HR mistakes cost more than small businesses can afford
This 8-part blog series highlights a few of the many laws that apply to all businesses or to those with 11+, 15+, 20+, or 50+ employees. We also provide best practice tips to help small businesses avoid costly mistakes. Many of our examples also apply to non-profit agencies and the public sector.
TIP 5: ADA & ADEA & Pregnancy Act – The Employment Game: Different Players, Same Rules
Discrimination law begin with Title VII of the Civil Rights Act of 1964, but it doesn’t end there. (See my previous blog post Discrimination Blog Post.) Here are three additional discrimination laws you should be aware of:
- ADA – Americans with Disability Act 1990. This states that employers with 15+ employees cannot discriminate against employees who can perform the essential functions of the job – with or without accommodations – as long as it does not cause an undue hardship on the agency. For example, if an administrative assistant has a hearing problem but only needs an amplifier added to the phone to solve the problem, that would not be considered an undue hardship for the employer. But if you only have one custodian and they cannot lift the garbage, that would be a problem since the custodian is the only employee in charge of garbage pickup.

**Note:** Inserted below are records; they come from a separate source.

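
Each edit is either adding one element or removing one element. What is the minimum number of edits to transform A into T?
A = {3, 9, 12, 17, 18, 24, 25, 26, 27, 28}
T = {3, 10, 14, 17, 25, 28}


Set A = {3, 9, 12, 17, 18, 24, 25, 26, 27, 28}
Set T = {3, 10, 14, 17, 25, 28}
Elements to remove from A (in A, not in T): {9, 12, 18, 24, 26, 27} → 6 removals
Elements to add to A (in T, not in A): {10, 14} → 2 additions
Total edits = 6 + 2 = 8

8


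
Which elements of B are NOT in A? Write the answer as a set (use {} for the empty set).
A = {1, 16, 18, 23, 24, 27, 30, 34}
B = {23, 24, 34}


Set A = {1, 16, 18, 23, 24, 27, 30, 34}
Set B = {23, 24, 34}
Check each element of B against A:
23 ∈ A, 24 ∈ A, 34 ∈ A
Elements of B not in A: {}

{}


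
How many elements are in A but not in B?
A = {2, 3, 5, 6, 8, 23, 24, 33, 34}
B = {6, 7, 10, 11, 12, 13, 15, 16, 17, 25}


Set A = {2, 3, 5, 6, 8, 23, 24, 33, 34}
Set B = {6, 7, 10, 11, 12, 13, 15, 16, 17, 25}
A \ B = {2, 3, 5, 8, 23, 24, 33, 34}
|A \ B| = 8

8


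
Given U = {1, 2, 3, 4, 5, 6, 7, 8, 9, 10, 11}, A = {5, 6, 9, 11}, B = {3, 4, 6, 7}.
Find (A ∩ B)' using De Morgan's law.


U = {1, 2, 3, 4, 5, 6, 7, 8, 9, 10, 11}
A = {5, 6, 9, 11}, B = {3, 4, 6, 7}
A ∩ B = {6}
(A ∩ B)' = U \ (A ∩ B) = {1, 2, 3, 4, 5, 7, 8, 9, 10, 11}
Verification via A' ∪ B': A' = {1, 2, 3, 4, 7, 8, 10}, B' = {1, 2, 5, 8, 9, 10, 11}
A' ∪ B' = {1, 2, 3, 4, 5, 7, 8, 9, 10, 11} ✓

{1, 2, 3, 4, 5, 7, 8, 9, 10, 11}


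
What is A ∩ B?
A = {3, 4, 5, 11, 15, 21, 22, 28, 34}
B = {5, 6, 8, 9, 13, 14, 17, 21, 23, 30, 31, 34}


Set A = {3, 4, 5, 11, 15, 21, 22, 28, 34}
Set B = {5, 6, 8, 9, 13, 14, 17, 21, 23, 30, 31, 34}
A ∩ B includes only elements in both sets.
Check each element of A against B:
3 ✗, 4 ✗, 5 ✓, 11 ✗, 15 ✗, 21 ✓, 22 ✗, 28 ✗, 34 ✓
A ∩ B = {5, 21, 34}

{5, 21, 34}


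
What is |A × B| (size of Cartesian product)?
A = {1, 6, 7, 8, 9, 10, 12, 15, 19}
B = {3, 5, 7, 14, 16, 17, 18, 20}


Set A = {1, 6, 7, 8, 9, 10, 12, 15, 19} has 9 elements.
Set B = {3, 5, 7, 14, 16, 17, 18, 20} has 8 elements.
|A × B| = |A| × |B| = 9 × 8 = 72

72


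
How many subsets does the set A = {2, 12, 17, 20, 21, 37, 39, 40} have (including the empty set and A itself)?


Set A = {2, 12, 17, 20, 21, 37, 39, 40}
|A| = 8
The power set P(A) contains all subsets of A.
|P(A)| = 2^|A| = 2^8 = 256

256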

This is another example where having job descriptions for all your positions is a best practice because you can indicate the essential functions and physical requirements of each position. See tips on Job Descriptions.
- ADEA – Age Discrimination in Employment Act 1967. This law applies to employers with 20+ employees and stipulates you must not discriminate against older employees (those over 40 years of age). For example, you can not eliminate positions with older employees because they are paid more than other employees. If a pattern is found that you’ve been doing this, you will subject to a lawsuit.
The best practices for this situation are to treat all employees equally, have an employee handbook/manual that outlines a policy of non-discrimination, provide equal employment opportunities, and maintain a respectful office culture.
- Pregnancy Discrimination Act (Federal & State Laws). Under state and federal law, employers with 15+ employees cannot treat an employee differently – in any employment action – due to pregnancy. The law also makes it clear that pregnancy is not a disability. However, if an employee has a medical condition or disability related to pregnancy, reasonable accommodations must be made consistent with accommodations provided to other employees with similar disabilities if it does not create an undue hardship for the employer.
Best practices include: updating your personnel policies – and include them in your employee handbook/manual – to include the term of pregnancy, childbirth, and pregnancy/childbirth-related medical conditions. Add the appropriate words to your sections on Equal Opportunity Employment, ADA, and Sexual Harassment.